Great idea, I would love to see something like this be developed. The more people innovate and push the limit of the possible the better for all of us, even if the product is a commercial failure.
This thread made me sad though:
Originally Posted by akromatic
not to mention the dangers of having a compressed air cylinder especially in hot conditions or when in an accident
Because there are no compressed air cylinders in hot places, and firefighters never strap air tanks to their backs before entering burning buildings... I'm sure that the designers never thought about crash safety. They will probably skip over than bit when they come to road safety qualifications too.
Originally Posted by grizzlyblunting
scuba tanks are way different, and they are treated relatively gently in comparison to a motorcycle accident... Also much lower air volume and pressure
How do you know what kind of tanks they use? Did you work on the project? Are there any specs on the site? The only thing I found, on this picture
, is a mention of a 9L Luxfer scuba tank
I looked it up and it turns out that Luxfer
do all sorts of tanks, some of them for dual fuel vehicles like the methane tanks for the Linconshire bio-fuel buses
, or the CNG tanks for the Warburtons bread trucks
for example. I'm sure they know how to make a strong tank to store compressed air for a vehicle.

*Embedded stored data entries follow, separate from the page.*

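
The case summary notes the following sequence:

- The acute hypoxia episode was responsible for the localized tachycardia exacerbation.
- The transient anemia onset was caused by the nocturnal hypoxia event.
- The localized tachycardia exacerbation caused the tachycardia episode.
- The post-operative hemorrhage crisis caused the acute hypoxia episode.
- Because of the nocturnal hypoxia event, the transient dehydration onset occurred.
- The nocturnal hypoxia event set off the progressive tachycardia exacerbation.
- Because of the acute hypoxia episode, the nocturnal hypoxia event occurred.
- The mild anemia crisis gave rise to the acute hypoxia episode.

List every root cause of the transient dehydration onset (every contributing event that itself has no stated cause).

the mild anemia crisis, the post-operative hemorrhage crisis

Tracing upstream from the transient dehydration onset: the transient dehydration onset ← the nocturnal hypoxia event ← the acute hypoxia episode ← the post-operative hemorrhage crisis.
A separate upstream branch: the transient dehydration onset ← the nocturnal hypoxia event ← the acute hypoxia episode ← the mild anemia crisis.
Each of those chain origins has no stated cause.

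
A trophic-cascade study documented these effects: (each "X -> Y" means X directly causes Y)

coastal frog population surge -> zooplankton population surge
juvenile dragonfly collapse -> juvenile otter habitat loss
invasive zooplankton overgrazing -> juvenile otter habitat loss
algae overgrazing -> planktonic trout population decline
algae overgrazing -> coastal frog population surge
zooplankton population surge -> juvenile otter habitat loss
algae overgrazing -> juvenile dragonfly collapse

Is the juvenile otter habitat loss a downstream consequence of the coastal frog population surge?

There is a causal chain: the coastal frog population surge → the zooplankton population surge → the juvenile otter habitat loss.

Yes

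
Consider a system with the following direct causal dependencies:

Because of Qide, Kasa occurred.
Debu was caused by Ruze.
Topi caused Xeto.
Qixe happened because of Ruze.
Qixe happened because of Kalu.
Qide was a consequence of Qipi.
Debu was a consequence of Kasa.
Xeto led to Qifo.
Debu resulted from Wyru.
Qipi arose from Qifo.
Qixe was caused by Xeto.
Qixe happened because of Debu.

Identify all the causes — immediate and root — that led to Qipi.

Qifo, Topi, Xeto

Immediate cause of Qipi: Qifo.
Further upstream: Topi, Xeto.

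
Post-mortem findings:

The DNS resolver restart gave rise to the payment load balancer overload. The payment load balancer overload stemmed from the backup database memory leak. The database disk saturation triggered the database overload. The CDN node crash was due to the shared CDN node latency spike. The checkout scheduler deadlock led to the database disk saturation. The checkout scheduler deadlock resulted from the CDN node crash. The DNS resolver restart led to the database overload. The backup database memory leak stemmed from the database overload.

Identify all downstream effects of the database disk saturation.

the backup database memory leak, the database overload, the payment load balancer overload

Direct effects: the database overload.
2 steps out: the backup database memory leak.
3 steps out: the payment load balancer overload.
Not reachable from it: the DNS resolver restart, the shared CDN node latency spike, the CDN node crash, the checkout scheduler deadlock.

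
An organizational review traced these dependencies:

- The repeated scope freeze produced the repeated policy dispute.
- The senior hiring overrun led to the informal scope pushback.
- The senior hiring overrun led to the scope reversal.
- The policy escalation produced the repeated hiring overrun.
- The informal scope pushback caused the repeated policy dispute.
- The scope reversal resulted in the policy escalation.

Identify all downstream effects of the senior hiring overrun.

Direct effects: the informal scope pushback, the scope reversal.
2 steps out: the repeated policy dispute, the policy escalation.
3 steps out: the repeated hiring overrun.
Not reachable from it: the repeated scope freeze.

the informal scope pushback, the policy escalation, the repeated hiring overrun, the repeated policy dispute, the scope reversal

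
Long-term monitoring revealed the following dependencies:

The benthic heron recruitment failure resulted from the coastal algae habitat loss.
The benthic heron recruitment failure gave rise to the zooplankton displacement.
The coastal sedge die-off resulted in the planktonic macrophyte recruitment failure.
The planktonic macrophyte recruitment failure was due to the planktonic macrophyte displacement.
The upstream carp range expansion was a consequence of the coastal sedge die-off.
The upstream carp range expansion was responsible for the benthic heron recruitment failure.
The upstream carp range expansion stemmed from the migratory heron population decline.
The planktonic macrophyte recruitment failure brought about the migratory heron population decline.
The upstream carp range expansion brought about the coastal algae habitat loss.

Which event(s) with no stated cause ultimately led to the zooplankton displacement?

the coastal sedge die-off, the planktonic macrophyte displacement

Tracing upstream from the zooplankton displacement: the zooplankton displacement ← the benthic heron recruitment failure ← the upstream carp range expansion ← the coastal sedge die-off.
A separate upstream branch: the zooplankton displacement ← the benthic heron recruitment failure ← the upstream carp range expansion ← the migratory heron population decline ← the planktonic macrophyte recruitment failure ← the planktonic macrophyte displacement.
Each of those chain origins has no stated cause.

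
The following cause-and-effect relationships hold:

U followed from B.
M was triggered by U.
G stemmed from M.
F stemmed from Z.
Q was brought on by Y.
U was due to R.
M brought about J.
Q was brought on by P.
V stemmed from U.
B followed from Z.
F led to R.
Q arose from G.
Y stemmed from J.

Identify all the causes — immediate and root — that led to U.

B, F, R, Z

Immediate causes of U: B, R.
Further upstream: Z, F.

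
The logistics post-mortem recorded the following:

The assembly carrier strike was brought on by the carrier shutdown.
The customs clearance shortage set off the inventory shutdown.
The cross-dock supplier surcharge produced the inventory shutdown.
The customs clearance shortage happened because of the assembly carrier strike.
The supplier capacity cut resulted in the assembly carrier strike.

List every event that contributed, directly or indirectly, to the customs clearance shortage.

the assembly carrier strike, the carrier shutdown, the supplier capacity cut

Immediate cause of the customs clearance shortage: the assembly carrier strike.
Further upstream: the supplier capacity cut, the carrier shutdown.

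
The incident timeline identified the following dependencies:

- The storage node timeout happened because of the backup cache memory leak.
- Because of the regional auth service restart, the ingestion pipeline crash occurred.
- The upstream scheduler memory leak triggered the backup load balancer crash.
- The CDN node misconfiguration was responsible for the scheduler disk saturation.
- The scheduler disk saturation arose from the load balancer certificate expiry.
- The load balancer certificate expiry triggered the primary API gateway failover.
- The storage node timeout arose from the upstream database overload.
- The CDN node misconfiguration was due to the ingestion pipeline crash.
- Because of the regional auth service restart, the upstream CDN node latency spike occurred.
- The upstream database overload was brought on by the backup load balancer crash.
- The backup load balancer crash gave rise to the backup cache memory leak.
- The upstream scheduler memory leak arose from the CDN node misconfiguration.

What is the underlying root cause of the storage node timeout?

Tracing upstream from the storage node timeout: the storage node timeout ← the backup cache memory leak ← the backup load balancer crash ← the upstream scheduler memory leak ← the CDN node misconfiguration ← the ingestion pipeline crash ← the regional auth service restart.
The regional auth service restart has no stated cause, so it is the root.

the regional auth service restart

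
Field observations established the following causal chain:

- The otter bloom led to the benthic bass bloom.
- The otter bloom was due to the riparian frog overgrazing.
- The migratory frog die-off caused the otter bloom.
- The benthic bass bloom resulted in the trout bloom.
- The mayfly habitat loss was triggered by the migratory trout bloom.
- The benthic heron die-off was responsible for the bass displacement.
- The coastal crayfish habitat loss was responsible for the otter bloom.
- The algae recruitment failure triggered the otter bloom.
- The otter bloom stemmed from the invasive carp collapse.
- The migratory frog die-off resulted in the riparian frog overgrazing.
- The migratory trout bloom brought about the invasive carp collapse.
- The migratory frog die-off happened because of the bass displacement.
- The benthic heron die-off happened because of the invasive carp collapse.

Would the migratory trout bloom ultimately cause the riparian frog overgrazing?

There is a causal chain: the migratory trout bloom → the invasive carp collapse → the benthic heron die-off → the bass displacement → the migratory frog die-off → the riparian frog overgrazing.

Yes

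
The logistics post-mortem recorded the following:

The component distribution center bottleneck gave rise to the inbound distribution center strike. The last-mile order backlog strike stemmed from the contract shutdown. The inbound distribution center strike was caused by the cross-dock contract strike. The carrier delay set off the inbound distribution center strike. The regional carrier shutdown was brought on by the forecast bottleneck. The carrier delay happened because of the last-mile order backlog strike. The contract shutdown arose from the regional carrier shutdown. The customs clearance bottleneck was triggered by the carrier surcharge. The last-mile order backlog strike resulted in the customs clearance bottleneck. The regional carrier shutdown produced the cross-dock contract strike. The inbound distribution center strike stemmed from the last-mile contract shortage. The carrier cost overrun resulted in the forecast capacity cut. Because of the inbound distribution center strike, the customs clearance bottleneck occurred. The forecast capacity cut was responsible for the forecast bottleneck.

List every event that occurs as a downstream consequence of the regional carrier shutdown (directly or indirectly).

Direct effects: the contract shutdown, the cross-dock contract strike.
2 steps out: the last-mile order backlog strike, the inbound distribution center strike.
3 steps out: the carrier delay, the customs clearance bottleneck.
Not reachable from it: the carrier cost overrun, the forecast capacity cut, the forecast bottleneck, the component distribution center bottleneck, the last-mile contract shortage, the carrier surcharge.

the carrier delay, the contract shutdown, the cross-dock contract strike, the customs clearance bottleneck, the inbound distribution center strike, the last-mile order backlog strike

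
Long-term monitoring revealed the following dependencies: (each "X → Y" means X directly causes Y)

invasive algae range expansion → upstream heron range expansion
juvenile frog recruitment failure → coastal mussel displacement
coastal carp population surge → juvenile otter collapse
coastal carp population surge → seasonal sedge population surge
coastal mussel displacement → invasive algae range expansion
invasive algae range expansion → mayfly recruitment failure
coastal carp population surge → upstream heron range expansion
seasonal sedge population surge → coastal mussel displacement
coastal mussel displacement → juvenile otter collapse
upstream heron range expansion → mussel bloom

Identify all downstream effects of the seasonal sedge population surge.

the coastal mussel displacement, the invasive algae range expansion, the juvenile otter collapse, the mayfly recruitment failure, the mussel bloom, the upstream heron range expansion

Direct effects: the coastal mussel displacement.
2 steps out: the invasive algae range expansion, the juvenile otter collapse.
3 steps out: the upstream heron range expansion, the mayfly recruitment failure.
4 steps out: the mussel bloom.
Not reachable from it: the juvenile frog recruitment failure, the coastal carp population surge.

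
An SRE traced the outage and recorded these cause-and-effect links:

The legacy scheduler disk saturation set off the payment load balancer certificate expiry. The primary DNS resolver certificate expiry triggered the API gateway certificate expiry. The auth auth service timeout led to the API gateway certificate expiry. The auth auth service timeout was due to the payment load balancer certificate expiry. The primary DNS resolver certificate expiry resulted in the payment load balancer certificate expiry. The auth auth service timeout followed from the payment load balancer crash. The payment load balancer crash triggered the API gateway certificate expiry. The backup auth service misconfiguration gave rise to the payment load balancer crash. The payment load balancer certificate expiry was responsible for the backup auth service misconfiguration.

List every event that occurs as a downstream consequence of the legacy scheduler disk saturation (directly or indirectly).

Direct effects: the payment load balancer certificate expiry.
2 steps out: the backup auth service misconfiguration, the auth auth service timeout.
3 steps out: the payment load balancer crash, the API gateway certificate expiry.
Not reachable from it: the primary DNS resolver certificate expiry.

the API gateway certificate expiry, the auth auth service timeout, the backup auth service misconfiguration, the payment load balancer certificate expiry, the payment load balancer crash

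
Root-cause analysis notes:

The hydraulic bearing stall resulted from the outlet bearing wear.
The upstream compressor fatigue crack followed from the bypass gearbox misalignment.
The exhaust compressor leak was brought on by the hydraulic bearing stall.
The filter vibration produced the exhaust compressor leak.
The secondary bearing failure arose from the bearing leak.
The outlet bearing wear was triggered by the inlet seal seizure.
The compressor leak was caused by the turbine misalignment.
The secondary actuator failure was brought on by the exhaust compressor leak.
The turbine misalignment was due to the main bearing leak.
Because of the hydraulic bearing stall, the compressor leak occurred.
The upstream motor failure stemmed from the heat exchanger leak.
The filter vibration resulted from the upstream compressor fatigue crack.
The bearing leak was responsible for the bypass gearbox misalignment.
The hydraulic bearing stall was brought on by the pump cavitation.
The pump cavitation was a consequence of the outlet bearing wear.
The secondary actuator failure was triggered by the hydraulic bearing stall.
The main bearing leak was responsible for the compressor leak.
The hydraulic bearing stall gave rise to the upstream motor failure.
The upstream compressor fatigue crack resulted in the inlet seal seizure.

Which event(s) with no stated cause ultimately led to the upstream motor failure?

Tracing upstream from the upstream motor failure: the upstream motor failure ← the hydraulic bearing stall ← the outlet bearing wear ← the inlet seal seizure ← the upstream compressor fatigue crack ← the bypass gearbox misalignment ← the bearing leak.
A separate upstream branch: the upstream motor failure ← the heat exchanger leak.
Each of those chain origins has no stated cause.

the bearing leak, the heat exchanger leak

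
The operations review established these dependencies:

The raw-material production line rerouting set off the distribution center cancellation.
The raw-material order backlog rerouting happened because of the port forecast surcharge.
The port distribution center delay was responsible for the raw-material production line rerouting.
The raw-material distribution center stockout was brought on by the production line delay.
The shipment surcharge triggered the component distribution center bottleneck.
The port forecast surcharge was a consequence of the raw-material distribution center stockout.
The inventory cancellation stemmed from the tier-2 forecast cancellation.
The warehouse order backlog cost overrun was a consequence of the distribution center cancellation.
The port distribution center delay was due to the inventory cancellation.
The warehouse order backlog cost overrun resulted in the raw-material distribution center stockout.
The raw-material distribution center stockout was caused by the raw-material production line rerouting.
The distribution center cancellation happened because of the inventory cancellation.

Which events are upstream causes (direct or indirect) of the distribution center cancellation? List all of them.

Immediate causes of the distribution center cancellation: the inventory cancellation, the raw-material production line rerouting.
Further upstream: the tier-2 forecast cancellation, the port distribution center delay.

the inventory cancellation, the port distribution center delay, the raw-material production line rerouting, the tier-2 forecast cancellation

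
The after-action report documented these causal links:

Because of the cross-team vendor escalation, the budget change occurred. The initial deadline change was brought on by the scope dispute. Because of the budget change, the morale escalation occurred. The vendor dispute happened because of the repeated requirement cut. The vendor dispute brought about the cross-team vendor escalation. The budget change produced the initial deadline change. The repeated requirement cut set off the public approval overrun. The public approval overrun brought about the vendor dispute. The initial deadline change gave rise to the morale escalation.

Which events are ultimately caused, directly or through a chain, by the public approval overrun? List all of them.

the budget change, the cross-team vendor escalation, the initial deadline change, the morale escalation, the vendor dispute

Direct effects: the vendor dispute.
2 steps out: the cross-team vendor escalation.
3 steps out: the budget change.
4 steps out: the initial deadline change, the morale escalation.
Not reachable from it: the repeated requirement cut, the scope dispute.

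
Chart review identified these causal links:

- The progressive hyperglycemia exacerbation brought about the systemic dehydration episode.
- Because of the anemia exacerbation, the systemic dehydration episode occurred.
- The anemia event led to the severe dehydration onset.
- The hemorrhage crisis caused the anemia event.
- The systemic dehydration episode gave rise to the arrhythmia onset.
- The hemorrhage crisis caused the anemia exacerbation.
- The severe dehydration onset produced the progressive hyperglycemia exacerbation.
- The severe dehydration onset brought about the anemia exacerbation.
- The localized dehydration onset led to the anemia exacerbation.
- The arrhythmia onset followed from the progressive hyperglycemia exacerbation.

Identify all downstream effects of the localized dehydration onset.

the anemia exacerbation, the arrhythmia onset, the systemic dehydration episode

Direct effects: the anemia exacerbation.
2 steps out: the systemic dehydration episode.
3 steps out: the arrhythmia onset.
Not reachable from it: the hemorrhage crisis, the anemia event, the severe dehydration onset, the progressive hyperglycemia exacerbation.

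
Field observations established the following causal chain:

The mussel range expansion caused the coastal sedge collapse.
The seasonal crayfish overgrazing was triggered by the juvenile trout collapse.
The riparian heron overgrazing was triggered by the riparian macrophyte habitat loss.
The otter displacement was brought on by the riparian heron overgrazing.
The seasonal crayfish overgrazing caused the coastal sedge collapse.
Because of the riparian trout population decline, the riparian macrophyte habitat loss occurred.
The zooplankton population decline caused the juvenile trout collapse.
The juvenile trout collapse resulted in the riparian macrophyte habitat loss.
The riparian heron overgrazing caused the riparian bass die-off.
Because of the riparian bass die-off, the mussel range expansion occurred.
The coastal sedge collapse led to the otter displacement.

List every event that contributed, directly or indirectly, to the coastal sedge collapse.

Immediate causes of the coastal sedge collapse: the mussel range expansion, the seasonal crayfish overgrazing.
Further upstream: the zooplankton population decline, the juvenile trout collapse, the riparian macrophyte habitat loss, the riparian heron overgrazing, the riparian bass die-off, the riparian trout population decline.

the juvenile trout collapse, the mussel range expansion, the riparian bass die-off, the riparian heron overgrazing, the riparian macrophyte habitat loss, the riparian trout population decline, the seasonal crayfish overgrazing, the zooplankton population decline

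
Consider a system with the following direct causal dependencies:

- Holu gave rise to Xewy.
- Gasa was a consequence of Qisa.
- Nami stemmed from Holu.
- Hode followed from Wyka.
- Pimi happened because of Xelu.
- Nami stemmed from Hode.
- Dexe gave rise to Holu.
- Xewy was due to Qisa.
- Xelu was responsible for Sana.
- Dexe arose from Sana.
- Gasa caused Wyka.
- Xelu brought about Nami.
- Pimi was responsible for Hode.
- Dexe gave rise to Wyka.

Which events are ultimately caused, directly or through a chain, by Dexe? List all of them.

Direct effects: Wyka, Holu.
2 steps out: Hode, Nami, Xewy.
Not reachable from it: Xelu, Sana, Qisa, Gasa, Pimi.

Hode, Holu, Nami, Wyka, Xewy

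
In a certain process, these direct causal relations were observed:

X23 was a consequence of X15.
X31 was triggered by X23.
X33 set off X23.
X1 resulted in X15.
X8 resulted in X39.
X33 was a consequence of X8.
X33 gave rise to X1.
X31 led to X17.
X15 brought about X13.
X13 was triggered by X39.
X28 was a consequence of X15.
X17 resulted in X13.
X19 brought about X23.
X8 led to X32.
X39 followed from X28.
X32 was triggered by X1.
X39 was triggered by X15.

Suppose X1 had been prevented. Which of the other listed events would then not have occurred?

Downstream of X1: X15, X28, X39, X23, X32, X31, X17, X13.
Of those, still caused via another path: X39, X23, X32, X31, X17, X13.
The remainder have no surviving cause.

X15, X28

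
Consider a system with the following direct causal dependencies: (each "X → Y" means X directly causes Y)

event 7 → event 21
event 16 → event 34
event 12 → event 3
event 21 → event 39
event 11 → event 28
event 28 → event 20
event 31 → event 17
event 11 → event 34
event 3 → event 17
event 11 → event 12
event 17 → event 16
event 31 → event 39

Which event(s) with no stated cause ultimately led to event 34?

Tracing upstream from event 34: event 34 ← event 11.
A separate upstream branch: event 34 ← event 16 ← event 17 ← event 31.
Each of those chain origins has no stated cause.

event 11, event 31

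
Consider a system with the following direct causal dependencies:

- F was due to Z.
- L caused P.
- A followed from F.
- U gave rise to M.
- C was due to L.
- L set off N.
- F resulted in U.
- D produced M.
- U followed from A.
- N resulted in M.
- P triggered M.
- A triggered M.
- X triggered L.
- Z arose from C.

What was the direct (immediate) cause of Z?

Upstream contributors include X, L, but only C feeds directly into Z.

C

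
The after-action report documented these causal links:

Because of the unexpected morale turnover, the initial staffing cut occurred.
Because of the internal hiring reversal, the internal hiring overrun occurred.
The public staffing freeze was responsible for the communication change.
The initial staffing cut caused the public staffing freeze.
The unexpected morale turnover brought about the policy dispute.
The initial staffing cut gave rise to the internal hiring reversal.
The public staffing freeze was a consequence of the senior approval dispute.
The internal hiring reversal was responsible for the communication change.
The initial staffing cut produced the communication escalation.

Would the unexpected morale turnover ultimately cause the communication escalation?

Yes

There is a causal chain: the unexpected morale turnover → the initial staffing cut → the communication escalation.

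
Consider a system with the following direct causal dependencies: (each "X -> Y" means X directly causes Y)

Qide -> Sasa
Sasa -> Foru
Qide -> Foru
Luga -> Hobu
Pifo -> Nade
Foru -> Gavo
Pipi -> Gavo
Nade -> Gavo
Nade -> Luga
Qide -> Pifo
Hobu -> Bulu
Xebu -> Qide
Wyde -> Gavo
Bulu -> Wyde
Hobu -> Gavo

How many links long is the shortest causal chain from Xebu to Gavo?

3

Shortest chain: Xebu → Qide → Foru → Gavo.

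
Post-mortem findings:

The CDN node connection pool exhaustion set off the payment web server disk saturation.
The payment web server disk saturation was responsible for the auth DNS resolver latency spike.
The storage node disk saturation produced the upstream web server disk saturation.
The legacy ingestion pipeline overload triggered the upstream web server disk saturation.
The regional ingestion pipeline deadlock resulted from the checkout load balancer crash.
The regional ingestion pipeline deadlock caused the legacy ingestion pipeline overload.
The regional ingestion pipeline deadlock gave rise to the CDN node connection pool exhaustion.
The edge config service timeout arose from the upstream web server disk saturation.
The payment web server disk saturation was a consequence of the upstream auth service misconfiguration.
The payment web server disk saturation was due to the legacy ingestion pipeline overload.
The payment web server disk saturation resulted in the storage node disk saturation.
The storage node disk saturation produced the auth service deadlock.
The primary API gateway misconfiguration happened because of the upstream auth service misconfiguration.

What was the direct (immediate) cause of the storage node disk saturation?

Upstream contributors include the upstream auth service misconfiguration, the checkout load balancer crash, the regional ingestion pipeline deadlock, the CDN node connection pool exhaustion, the legacy ingestion pipeline overload, but only the payment web server disk saturation feeds directly into the storage node disk saturation.

the payment web server disk saturation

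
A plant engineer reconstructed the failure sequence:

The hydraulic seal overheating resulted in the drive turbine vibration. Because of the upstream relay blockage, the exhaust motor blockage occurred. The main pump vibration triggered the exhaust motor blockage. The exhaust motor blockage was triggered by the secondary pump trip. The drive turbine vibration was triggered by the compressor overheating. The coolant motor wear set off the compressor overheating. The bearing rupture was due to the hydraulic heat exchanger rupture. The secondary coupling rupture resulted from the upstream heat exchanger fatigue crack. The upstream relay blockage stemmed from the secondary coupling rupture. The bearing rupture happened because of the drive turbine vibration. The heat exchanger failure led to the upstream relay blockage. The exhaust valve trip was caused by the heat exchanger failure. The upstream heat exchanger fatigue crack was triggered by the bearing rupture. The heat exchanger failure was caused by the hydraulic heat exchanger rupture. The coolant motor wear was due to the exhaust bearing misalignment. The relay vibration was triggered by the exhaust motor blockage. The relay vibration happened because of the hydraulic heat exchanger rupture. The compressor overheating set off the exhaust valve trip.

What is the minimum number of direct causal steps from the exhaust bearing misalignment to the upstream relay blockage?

Shortest chain: the exhaust bearing misalignment → the coolant motor wear → the compressor overheating → the drive turbine vibration → the bearing rupture → the upstream heat exchanger fatigue crack → the secondary coupling rupture → the upstream relay blockage.

7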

Originally Posted by willis888
I'd rather not ride around on a bomb.
A tank of gasoline isn't going to rip your legs off if it gets punctured.
No, instead it is going to coat your legs in a highly flammable substance. So much safer...
Most gas cylinders, especially portable ones, are made to fail in the ductile rather than brittle mode; basically meaning that if a hole appears it will slowly widen until there is not enough pressure to deform the tank further. A brittle failure would lead to the tank exploding, a ductile failure would lead to a hole being made in the side. Think of like like crushing an egg (brittle) or a tomato (ductile), the egg egsplodes (couldn't resist) whereas the tomato just squirts juice through a rupture until it is flat. Most of the skin will still be intact.
Incidentally the gas tanks on motorcycles are often made from fairly thin (<5mm) sheet metal, I could push a screw driver though one. Air tanks are a little more robust and would remain intact through quite a bit of abuse, most likely surviving a non-fatal motorbike crash.
Gas is actually a very dangerous fuel for us to carry round, even hydrogen is safer.
If a hydrogen tank vents and ignites the flame, and heat, go straight up as H2 is a lot lighter than air, and it is all over very quickly. It would be possible to sit in a car whilst the tank burnt and only receive minor burns. Gas on the other hand will spread along the ground, as both the liquid and vapour are heavier than air, and often engulf the car. It would not be a survivable event.
If a tank vents and doesn't
ignite all the hydrogen escapes straight up and disperses very quickly, it does not hang around. Again, gas will end up spreading along the ground and staying there, causing a fire hazard until dealt with. There are also complications related to breathing gas vapours
. This makes it very dangerous for any victims and emergency crews.
For hydrogen to explode it has to be mixed quite well with air first. This would actually be quite unlikely, and the same thing can also be said for gas. If you don't believe me check out the video of the Hindenburg disaster (always touted by anti-hydrogen people). There was a LOT of hydrogen involved in that, and yet it did not explode. It burnt very quickly, but as there was not a good mix of H2 and O2 there was no actual explosion.
Still don't believe me? Check this
1min into a fire, hydrogen vehicle on the left, gas on the right. Which would you rather be sitting in?
I make no apologies for the rant. It really annoys me when people study for years, work their asses off and develop a new product only to have other, supposedly intelligent, people try and shoot it down with their pre-concieved notions whilst feeling really smug that they have spotted something that the designer has most likely already sorted out.
Originally Posted by jrbroad77
The real question: Since they hypothetically would use renewable energy to compress the air at "gas stations", is this compressed air system more efficient on a "well-to-wheel" basis than the same motorcycle powered by a small electric motor and some Lithium ion batteries? My guess is no, since they use the electricity to compress the air, which somehow powers the bike. While this is an interesting concept it seems a lot like hydrogen-combustion (or fuel-cell) vehicles, too much energy conversion steps to be practical. Overall electric and hybrid are much more plausible (and efficient).
The big problem with electric vehicles at the moment is the batteries. They contain some nasty chemicals and are not really that good in terms of performance. If we could replace them, for example with graphene super capacitors, then yes, electric vehicles would be the solution.
Originally Posted by Petrol
The irony is they already do sell compressed propane at a lot of gas stations and it will run your car with zero emissions just the same.
C3H8 + 5 O2 = 3 CO2
+ 4 H2O
So whilst it will avoid all the NOx and SOx emissions from gas and diesel it will still be emitting CO2, so it can't be said to be zero emissions. Plus propane is still (mostly) derrived from fossil fuels, the whole point is to move away from them.